Does read.genepop really needs `ncode`? #326

Open courtiol opened 2 years ago

courtiol commented 2 years ago

Hi all,

I am not fully familiar with the genepop format and its possible variants... But I am wondering if it is really necessary to ask the user to input ncode. Since the function only handles diploid case, then it should be straightforward to determine ncode automatically.

For example, just before https://github.com/thibautjombart/adegenet/blob/b8b7b3b1cf3081dc43f85b8d6794f89f161fa084/R/import.R#L707-L711

we could thus have something like this:

if (is.null(ncode)) ncode <- nchar(strsplit(vec.genot[1], split = " ")[[1]][1])/2
NA.char <- paste(rep("0", ncode), collapse = "")

Or if things are supposed to be heterogeneous (I don't think so but could be, no idea) we could have something like:

if (is.null(ncode)) { 
      ncodes <- unique(unlist(lapply(sapply(vec.genot, strsplit, split = " "), nchar)))
      if (length(ncodes) > 1) stop("ncode must be defined for this dataset")
      ncode <- ncodes/2
    }
NA.char <- paste(rep("0", ncode), collapse = "")
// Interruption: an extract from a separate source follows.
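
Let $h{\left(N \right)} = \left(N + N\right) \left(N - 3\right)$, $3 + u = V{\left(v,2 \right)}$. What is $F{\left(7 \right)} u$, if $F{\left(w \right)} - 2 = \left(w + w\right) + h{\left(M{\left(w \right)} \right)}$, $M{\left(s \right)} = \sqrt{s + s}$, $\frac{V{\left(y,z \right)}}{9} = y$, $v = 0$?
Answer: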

I used if (is.null(ncode)) for backward compatibility, but we could also drop the argument altogether.

If that sounds useful, I am happy to write a PR which would include tests and documentation too, but I would need information or some datasets other than nancycats.gen in case there would be variation in genepop formats beyond a variable number of digit.

I would also need to know whether dropping the argument altogether in an option. I could check if the user defines it and return a message saying it is now ignored.

++